Questa magistrale opera sui vaccini, che nulla toglie alla convinzione che i vaccini siano uno strumento salvifico e utilissimo, quando utilizzati e inoculati secondo necessità e secondo le caratteristiche individuali, sarà nuovamente in scena in Trentino, a Rovereto, presso il Teatro di Lizzana in via Panizza 32, alle 18,30 del prossimo 19 ottobre, in una versione aggiornata, che narra anche delle ultime vicende politiche e di certi voltafaccia che poco lasciano all'immaginazione su quanto, molto spesso, gli interessi politici surclassino ogni istanza di coscienza.
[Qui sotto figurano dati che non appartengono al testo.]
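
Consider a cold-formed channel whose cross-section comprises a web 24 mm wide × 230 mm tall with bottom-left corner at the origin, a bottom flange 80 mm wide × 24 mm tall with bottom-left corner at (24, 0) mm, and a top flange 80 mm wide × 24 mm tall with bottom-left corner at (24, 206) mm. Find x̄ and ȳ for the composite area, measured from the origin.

web: A = 24 × 230 = 5520.00, centroid at (12.00, 115.00).
bottom flange: A = 80 × 24 = 1920.00, centroid at (64.00, 12.00).
top flange: A = 80 × 24 = 1920.00, centroid at (64.00, 218.00).
ΣA = 9360.00 mm²
ΣAx̄ = (5520.00)(12.00) + (1920.00)(64.00) + (1920.00)(64.00) = 312000.00 mm³
ΣAȳ = (5520.00)(115.00) + (1920.00)(12.00) + (1920.00)(218.00) = 1076400.00 mm³
x̄ = 312000.00 / 9360.00 = 33.33 mm
ȳ = 1076400.00 / 9360.00 = 115.00 mm

x̄ = 33.33 mm, ȳ = 115.00 mm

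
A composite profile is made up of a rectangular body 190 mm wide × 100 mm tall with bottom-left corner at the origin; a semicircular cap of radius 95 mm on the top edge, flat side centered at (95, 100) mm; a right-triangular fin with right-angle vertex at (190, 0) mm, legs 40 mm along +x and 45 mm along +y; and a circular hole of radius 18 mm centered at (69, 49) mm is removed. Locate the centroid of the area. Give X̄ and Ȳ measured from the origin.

rectangular body: A = 190 × 100 = 19000.00, centroid at (95.00, 50.00).
semicircular top: A = ½π·95² = 14176.44, centroid at (95.00, 140.32).
triangular fin: A = ½·40·45 = 900.00, centroid at (203.33, 15.00).
hole: A = −π·18² = -1017.88, centroid at (69.00, 49.00).
ΣA = 33058.56 mm², ΣAX̄ = 3264528.06 mm³, ΣAȲ = 2902851.09 mm³.
X̄ = 3264528.06/33058.56 = 98.75 mm; Ȳ = 2902851.09/33058.56 = 87.81 mm.

X̄ = 98.75 mm, Ȳ = 87.81 mm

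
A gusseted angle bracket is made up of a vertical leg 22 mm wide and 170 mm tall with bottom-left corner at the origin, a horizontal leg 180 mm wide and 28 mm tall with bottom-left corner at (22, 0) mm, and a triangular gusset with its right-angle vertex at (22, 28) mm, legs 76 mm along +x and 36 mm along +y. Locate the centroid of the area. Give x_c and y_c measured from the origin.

vertical leg: A = 22 × 170 = 3740.00, centroid at (11.00, 85.00).
horizontal leg: A = 180 × 28 = 5040.00, centroid at (112.00, 14.00).
gusset: A = ½·76·36 = 1368.00, centroid at (47.33, 40.00).
ΣA = 10148.00 mm², ΣAx_c = 670372.00 mm³, ΣAy_c = 443180.00 mm³.
x_c = 670372.00/10148.00 = 66.06 mm; y_c = 443180.00/10148.00 = 43.67 mm.

x_c = 66.06 mm, y_c = 43.67 mm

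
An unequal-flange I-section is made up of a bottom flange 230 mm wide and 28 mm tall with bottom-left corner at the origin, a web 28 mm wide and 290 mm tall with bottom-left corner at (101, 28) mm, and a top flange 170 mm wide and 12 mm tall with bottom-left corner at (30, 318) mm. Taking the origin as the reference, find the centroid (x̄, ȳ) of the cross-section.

x̄ = 115.00 mm, ȳ = 129.87 mm

bottom flange: A = 230 × 28 = 6440.00, centroid at (115.00, 14.00).
web: A = 28 × 290 = 8120.00, centroid at (115.00, 173.00).
top flange: A = 170 × 12 = 2040.00, centroid at (115.00, 324.00).
ΣA = 16600.00 mm², ΣAx̄ = 1909000.00 mm³, ΣAȳ = 2155880.00 mm³.
x̄ = 1909000.00/16600.00 = 115.00 mm; ȳ = 2155880.00/16600.00 = 129.87 mm.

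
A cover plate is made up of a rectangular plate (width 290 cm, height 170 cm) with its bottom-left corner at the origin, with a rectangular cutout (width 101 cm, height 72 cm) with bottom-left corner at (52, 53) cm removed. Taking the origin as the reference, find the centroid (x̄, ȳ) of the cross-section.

plate: A = 290 × 170 = 49300.00, centroid at (145.00, 85.00).
hole: A = −(101 × 72) = -7272.00, centroid at (102.50, 89.00).
ΣA = 42028.00 cm²
ΣAx̄ = (49300.00)(145.00) + (-7272.00)(102.50) = 6403120.00 cm³
ΣAȳ = (49300.00)(85.00) + (-7272.00)(89.00) = 3543292.00 cm³
x̄ = 6403120.00 / 42028.00 = 152.35 cm
ȳ = 3543292.00 / 42028.00 = 84.31 cm

x̄ = 152.35 cm, ȳ = 84.31 cm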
I vaccini: e la storia si ripete

L'incipit è straordinario. E accompagna per mano ogni spettatore, a comprendere quanto, in questo momento, stia avvenendo qualcosa di inaccettabile e poco comprensibile ai più, per la censura mediatica che viene imposta all'argomento. Il nostro protagonista lo fa partendo da lontano, da quando, cioè, nel 1938, furono istituite le leggi razziali, gli ebrei furono deportati, nei campi di sterminio furono applicate feroci sperimentazioni che avevano la pretesa di essere mediche e per il progresso della ricerca, a molti bambini fu impedito l'accesso a scuola. Tutto tranquillizzando sempre l'opinione pubblica, spiegando, con strategica calma, che non stava succedendo niente. Così, anche oggi, in ottemperanza di questa legge 119, o legge Lorenzin, a molti bambini è stato negato l'accesso a scuola. Ma la maggior parte della popolazione non ne è a conoscenza.
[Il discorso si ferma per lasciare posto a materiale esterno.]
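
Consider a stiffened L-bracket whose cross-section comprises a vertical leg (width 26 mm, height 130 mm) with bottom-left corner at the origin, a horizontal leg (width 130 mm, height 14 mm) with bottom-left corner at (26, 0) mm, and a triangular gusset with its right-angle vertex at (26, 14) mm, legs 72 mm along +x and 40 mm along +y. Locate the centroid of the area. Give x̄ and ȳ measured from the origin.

x̄ = 42.40 mm, ȳ = 40.93 mm

Part | A | x̄ᵢ | ȳᵢ | A·x̄ᵢ | A·ȳᵢ
vertical leg | 3380.00 | 13.00 | 65.00 | 43940.00 | 219700.00
horizontal leg | 1820.00 | 91.00 | 7.00 | 165620.00 | 12740.00
gusset | 1440.00 | 50.00 | 27.33 | 72000.00 | 39360.00
Σ | 6640.00 |  |  | 281560.00 | 271800.00
x̄ = 281560.00 / 6640.00 = 42.40 mm
ȳ = 271800.00 / 6640.00 = 40.93 mm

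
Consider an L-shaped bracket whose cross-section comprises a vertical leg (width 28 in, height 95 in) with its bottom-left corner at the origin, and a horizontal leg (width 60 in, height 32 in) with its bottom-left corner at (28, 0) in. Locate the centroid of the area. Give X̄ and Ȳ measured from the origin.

X̄ = 32.45 in, Ȳ = 34.29 in

vertical leg: A = 28 × 95 = 2660.00, centroid at (14.00, 47.50).
horizontal leg: A = 60 × 32 = 1920.00, centroid at (58.00, 16.00).
ΣA = 4580.00 in²
ΣAX̄ = (2660.00)(14.00) + (1920.00)(58.00) = 148600.00 in³
ΣAȲ = (2660.00)(47.50) + (1920.00)(16.00) = 157070.00 in³
X̄ = 148600.00 / 4580.00 = 32.45 in
Ȳ = 157070.00 / 4580.00 = 34.29 in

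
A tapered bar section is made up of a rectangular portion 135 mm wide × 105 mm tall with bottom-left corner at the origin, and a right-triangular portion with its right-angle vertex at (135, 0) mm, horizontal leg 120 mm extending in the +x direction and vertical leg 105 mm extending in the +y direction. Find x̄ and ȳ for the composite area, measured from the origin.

x̄ = 100.58 mm, ȳ = 47.12 mm

rectangular portion: A = 135 × 105 = 14175.00, centroid at (67.50, 52.50).
triangular portion: A = ½·120·105 = 6300.00, centroid at (175.00, 35.00).
ΣA = 20475.00 mm²
ΣAx̄ = (14175.00)(67.50) + (6300.00)(175.00) = 2059312.50 mm³
ΣAȳ = (14175.00)(52.50) + (6300.00)(35.00) = 964687.50 mm³
x̄ = 2059312.50 / 20475.00 = 100.58 mm
ȳ = 964687.50 / 20475.00 = 47.12 mm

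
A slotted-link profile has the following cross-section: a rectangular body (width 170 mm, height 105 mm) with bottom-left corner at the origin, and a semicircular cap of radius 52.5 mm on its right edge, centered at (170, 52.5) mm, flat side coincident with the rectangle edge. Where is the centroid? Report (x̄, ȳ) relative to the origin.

Part | A | x̄ᵢ | ȳᵢ | A·x̄ᵢ | A·ȳᵢ
rectangular body | 17850.00 | 85.00 | 52.50 | 1517250.00 | 937125.00
semicircular end | 4329.51 | 192.28 | 52.50 | 832485.00 | 227299.14
Σ | 22179.51 |  |  | 2349735.00 | 1164424.14
x̄ = 2349735.00 / 22179.51 = 105.94 mm
ȳ = 1164424.14 / 22179.51 = 52.50 mm

x̄ = 105.94 mm, ȳ = 52.50 mm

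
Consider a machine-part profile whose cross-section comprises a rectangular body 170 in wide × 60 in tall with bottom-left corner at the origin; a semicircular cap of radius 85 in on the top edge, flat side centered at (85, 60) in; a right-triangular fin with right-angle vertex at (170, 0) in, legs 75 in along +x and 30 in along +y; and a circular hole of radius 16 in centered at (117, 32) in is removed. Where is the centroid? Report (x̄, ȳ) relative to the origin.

x̄ = 89.48 in, ȳ = 63.19 in

Part | A | x̄ᵢ | ȳᵢ | A·x̄ᵢ | A·ȳᵢ
rectangular body | 10200.00 | 85.00 | 30.00 | 867000.00 | 306000.00
semicircular top | 11349.00 | 85.00 | 96.08 | 964665.29 | 1090356.87
triangular fin | 1125.00 | 195.00 | 10.00 | 219375.00 | 11250.00
hole | -804.25 | 117.00 | 32.00 | -94096.98 | -25735.93
Σ | 21869.76 |  |  | 1956943.31 | 1381870.95
x̄ = 1956943.31 / 21869.76 = 89.48 in
ȳ = 1381870.95 / 21869.76 = 63.19 in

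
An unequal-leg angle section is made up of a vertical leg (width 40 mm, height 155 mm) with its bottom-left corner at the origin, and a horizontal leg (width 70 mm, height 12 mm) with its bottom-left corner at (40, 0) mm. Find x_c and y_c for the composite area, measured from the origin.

x_c = 26.56 mm, y_c = 68.97 mm

vertical leg: A = 40 × 155 = 6200.00, centroid at (20.00, 77.50).
horizontal leg: A = 70 × 12 = 840.00, centroid at (75.00, 6.00).
ΣA = 7040.00 mm², ΣAx_c = 187000.00 mm³, ΣAy_c = 485540.00 mm³.
x_c = 187000.00/7040.00 = 26.56 mm; y_c = 485540.00/7040.00 = 68.97 mm.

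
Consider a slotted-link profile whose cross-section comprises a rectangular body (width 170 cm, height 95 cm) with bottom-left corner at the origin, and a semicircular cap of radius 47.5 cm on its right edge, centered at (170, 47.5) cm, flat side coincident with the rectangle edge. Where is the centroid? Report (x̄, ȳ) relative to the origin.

x̄ = 103.92 cm, ȳ = 47.50 cm

Part | A | x̄ᵢ | ȳᵢ | A·x̄ᵢ | A·ȳᵢ
rectangular body | 16150.00 | 85.00 | 47.50 | 1372750.00 | 767125.00
semicircular end | 3544.11 | 190.16 | 47.50 | 673946.48 | 168345.19
Σ | 19694.11 |  |  | 2046696.48 | 935470.19
x̄ = 2046696.48 / 19694.11 = 103.92 cm
ȳ = 935470.19 / 19694.11 = 47.50 cm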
David Gramiccioli ha il grande merito di essere riuscito a fare informazione, attraverso la sua arte generosa, su quello che pare essere un argomento proibito, e lo ha fatto attraverso un'opera, "Il Decreto", che non riuscendo, al di là del pubblico enorme, ad occupare spazi di cronaca, si è, a dispetto di tutto, già conquistata un posto, innegabile, incancellabile, nella Storia.